Note how a depth-first enumeration is carried out by immediately recursively enumerating any folder we come to when we come to them, while a breadth-first enumeration is performed by enumerating all the items in a folder, and then recursively enumerating the contents of any sub-folders.
- Put a breakpoint in the Enumerate method of FileEnumerator. Run the program, and choose a folder with a small number of files and one or two subfolders. Trace through the execution. Then comment out the command:
from the DepthFirst event handler for the FileCounter class, run the program, and choose the same folder.
TrueItem
Note that when we pick out a particular item in a folder, we use the TrueItem function rather than the Item function of the FolderItem. The difference lies in the treatment of shortcuts (shortcuts are called aliases on Macintosh): Item directed at a shortcut will work with the file the shortcut points at, while TrueItem will work on the shortcut file itself.
This was important to do, because if we were following shortcuts to their source, it would be possible to get stuck in a looped directory structure, in which a shortcut pointed back at one of the folders it was contained in, causing the enumeration process to run forever.
It would clearly be better if we supported following shortcuts to their original file, and in a later project we will do that; in fact, we will notify the subclass through an event that we’ve encountered a shortcut, and let the subclass choose whether or not we follow it.
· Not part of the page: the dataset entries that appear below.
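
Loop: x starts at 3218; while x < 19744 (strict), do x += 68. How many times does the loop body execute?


Step 1: x goes from 3218 toward 19744 by 68; the body runs while x<19744, so iterations = ceil((bound-start)/step)
Step 2: Distance=16526
Step 3: ceil(16526/68)=244

244


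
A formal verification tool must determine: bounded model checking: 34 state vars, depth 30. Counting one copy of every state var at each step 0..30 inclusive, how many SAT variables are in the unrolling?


BMC unrolls to depth k, creating one copy of each state var for steps 0..k.
Step count = 30 + 1 = 31 (steps 0 through 30)
Vars per step = 34
Total = 34 * 31 = 1054

1054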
Even better, we will build a class that can’t get stuck in a loop, no matter what the subclass does. However, doing this is a surprising amount of extra work, and we will wind up building quite a bit of infrastructure to make this work efficiently in the coming lessons.
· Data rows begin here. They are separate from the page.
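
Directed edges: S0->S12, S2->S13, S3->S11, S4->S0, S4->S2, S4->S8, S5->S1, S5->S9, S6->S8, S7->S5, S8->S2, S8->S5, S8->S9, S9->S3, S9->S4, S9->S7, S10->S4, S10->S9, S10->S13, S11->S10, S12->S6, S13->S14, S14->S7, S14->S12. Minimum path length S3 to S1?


BFS layer-by-layer from S3:
  dist 0: {S3}
  dist 1: {S11}
  dist 2: {S10}
  dist 3: {S4, S9, S13}
  dist 4: {S0, S2, S7, S8, S14}
  dist 5: {S5, S12}
  dist 6: {S1, S6}
  -> S1 reached at distance 6
Shortest path length = 6

6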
Concepts We’ve Used In This Project
Notice that this project uses recursion. This is a natural way to approach this problem, because the data involved has a recursive structure (a folder is the same type of thing as the folder it is within).
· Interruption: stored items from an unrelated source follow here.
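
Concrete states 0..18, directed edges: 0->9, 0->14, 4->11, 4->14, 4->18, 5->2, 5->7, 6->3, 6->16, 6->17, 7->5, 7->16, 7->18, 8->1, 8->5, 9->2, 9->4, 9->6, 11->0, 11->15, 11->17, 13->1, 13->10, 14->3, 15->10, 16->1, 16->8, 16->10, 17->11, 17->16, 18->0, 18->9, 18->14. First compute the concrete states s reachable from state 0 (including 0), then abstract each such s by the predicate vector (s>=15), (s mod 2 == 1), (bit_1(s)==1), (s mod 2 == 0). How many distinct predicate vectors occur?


BFS from 0:
Concrete reachable: {0, 1, 2, 3, 4, 5, 6, 7, 8, 9, 10, 11, 14, 15, 16, 17, 18}
Abstract via predicates (s>=15), (s mod 2 == 1), (bit_1(s)==1), (s mod 2 == 0):
  (0,0,0,1) <- {0, 4, 8}
  (0,0,1,1) <- {2, 6, 10, 14}
  (0,1,0,0) <- {1, 5, 9}
  (0,1,1,0) <- {3, 7, 11}
  (1,0,0,1) <- {16}
  (1,0,1,1) <- {18}
  (1,1,0,0) <- {17}
  (1,1,1,0) <- {15}
Distinct abstract states = 8

8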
Notice that we’ve built a class that must be subclassed in order to do anything useful. Notice also that we’ve built a flexible class that can be used in a variety of ways. Armed with this class, you can make a variety of small file utilities very quickly. Notice how little extra code is involved in using this class to create a program that can count files and folders, for example.
Further Exercises
There are any number of potential exercises one could undertake from these beginnings. Try to develop a useful file utility for yourself. Perhaps something that lists all the files anywhere within a folder, for example.
One nice enhancement would be to give the subclass the ability to decide whether a shortcut or its target should be enumerated. Probably the best way to do that would be to use a special event for an alias: EnumerateAlias(f As FolderItem, g As FolderItem) As Boolean. The method would return True to indicate that the target should be enumerated if it is a folder, False if it should not. You should think about the looping directory structure problem. It isn’t too hard to construct a simple solution, but it is a fair bit more work to devise something that doesn’t slow down very badly as the directory structure you’re searching gets bigger.